L’Immaculée Conception et l’histoire du Salut

 

Le 25 décembre 2005, dans la première année de son mandat comme successeur de Pierre, Benoît XVI publiait une encyclique sur l’amour chrétien: « Deus caritas est ». Pour atteindre la plénitude de cet amour, il rappelait que « des purifications et des maturations sont nécessaires ». On comprend habituellement que ce rappel concerne chaque individu dans son cheminement propre. Mais on oublie trop souvent que, dans la vision biblique, cela concerne aussi le cheminement du peuple juif d’abord, de l’Église et de toute l’humanité par extension. C’est ce qu’on appelle l’histoire du Salut.

Cheminement dans l’action trinitaire

C’est à l’apogée de l’histoire du Salut, du cheminement de son peuple, que le Messie advient. Cet avènement n’est donc pas fortuit ni accessoire; il est le résultat d’un cheminement qui implique toute l’humanité.

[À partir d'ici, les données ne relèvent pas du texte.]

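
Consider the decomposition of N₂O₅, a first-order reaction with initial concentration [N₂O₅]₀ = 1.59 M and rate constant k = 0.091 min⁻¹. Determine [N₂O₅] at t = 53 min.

0.01279 M

Step 1: For a first-order reaction: [N₂O₅] = [N₂O₅]₀ × e^(-kt)
Step 2: [N₂O₅] = 1.59 × e^(-0.091 × 53)
Step 3: [N₂O₅] = 1.59 × e^(-4.823)
Step 4: [N₂O₅] = 1.59 × 0.00804262 = 0.01279 M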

Dans la théologie chrétienne, on a cependant fini par faire abstraction, au moins partiellement, de cette progression dans l’histoire en insistant fortement sur la grâce rédemptive du sacrifice du Christ, le Messie, dont le vecteur est perçu, non seulement comme dirigé vers un avenir du Salut, mais comme la puissance rétroactive qui assure le Salut dans le passé tout aussi bien.

Cet accent mis sur l’action du Christ peut également contribuer à faire que l’on néglige l’action toujours initiatrice du Père, qui est à l’origine du projet de la Création tout comme de la Rédemption, et celle de l’Esprit Saint qui en est l’agent. De ce point de vue, l’Incarnation du Fils résulte de l’intention du Père et de l’action de l’Esprit. À Marie, l’Ange de l’Annonciation dit bien: « L’Esprit te prendra sous son ombre ».

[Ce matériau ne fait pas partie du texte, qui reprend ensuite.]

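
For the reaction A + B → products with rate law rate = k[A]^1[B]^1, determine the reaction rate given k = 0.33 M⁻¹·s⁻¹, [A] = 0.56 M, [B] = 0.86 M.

0.1589 M/s

Step 1: The rate law is rate = k[A]^1[B]^1
Step 2: Substitute: rate = 0.33 × (0.56)^1 × (0.86)^1
Step 3: rate = 0.33 × 0.56 × 0.86 = 0.158928 M/s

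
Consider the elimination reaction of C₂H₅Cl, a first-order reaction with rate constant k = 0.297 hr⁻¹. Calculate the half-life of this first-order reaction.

2.334 hr

Step 1: For a first-order reaction, t₁/₂ = ln(2)/k
Step 2: t₁/₂ = ln(2)/0.297
Step 3: t₁/₂ = 0.6931/0.297 = 2.334 hr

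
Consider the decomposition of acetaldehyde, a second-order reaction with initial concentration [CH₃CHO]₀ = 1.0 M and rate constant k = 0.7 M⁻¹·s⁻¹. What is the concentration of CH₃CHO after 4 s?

0.2632 M

Step 1: For a second-order reaction: 1/[CH₃CHO] = 1/[CH₃CHO]₀ + kt
Step 2: 1/[CH₃CHO] = 1/1.0 + 0.7 × 4
Step 3: 1/[CH₃CHO] = 1 + 2.8 = 3.8
Step 4: [CH₃CHO] = 1/3.8 = 0.2632 M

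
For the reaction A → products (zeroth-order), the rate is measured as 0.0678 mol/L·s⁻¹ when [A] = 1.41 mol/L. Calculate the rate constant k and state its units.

0.0678 mol/L·s⁻¹

Step 1: For a zeroth-order reaction, rate = k (independent of concentration).
Step 2: k = rate = 0.0678 mol/L·s⁻¹.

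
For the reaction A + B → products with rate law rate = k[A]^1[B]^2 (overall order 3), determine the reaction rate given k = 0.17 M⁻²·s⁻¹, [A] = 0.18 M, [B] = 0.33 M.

0.003332 M/s

Step 1: The rate law is rate = k[A]^1[B]^2, overall order = 1+2 = 3
Step 2: Substitute values: rate = 0.17 × (0.18)^1 × (0.33)^2
Step 3: rate = 0.17 × 0.18 × 0.1089 = 0.00333234 M/s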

Genèse toujours en cours de l’Humanité

Dans la Rédemption, Dieu ne rompt pas avec son projet de Création, il ne le redéfinit pas. Il adapte sa stratégie en fonction des choix de l’Homme. La logique initiale de son dessein n’est donc pas oubliée, elle est au contraire reformulée. Après sa Chute, l’Homme, cet Adam primordial, chef-d’oeuvre de son action créatrice, son image et sa ressemblance, est reconduit à un nouvel accomplissement, dans une union encore plus intime et définitive avec la divinité, dans le Fils incarné. C’est pourquoi Jésus, le Christ, est appelé le nouvel Adam.

Dans ce dessein primal, Dieu-Élohim a défini l’Homme, l’Adam, dans la dualité homme (!) et femme (!) – en hébreu: Zakar et NeQéBvaE, Gn 1 – et leur avait commandé: « fructifiez et multipliez et remplissez la terre et (la) conquérez et dominez… ». Ainsi le Fils, nouvel Adam, devait s’incarner comme le Fruit de l’humanité homme et femme – cette fois, AÏSh et AïShaE en hébreu, Gn 2. Si le Christ est le nouvel Adam, on pourrait alors dire que  Joseph et Marie sont le nouveau AÏSh et la nouvelle AïShaE.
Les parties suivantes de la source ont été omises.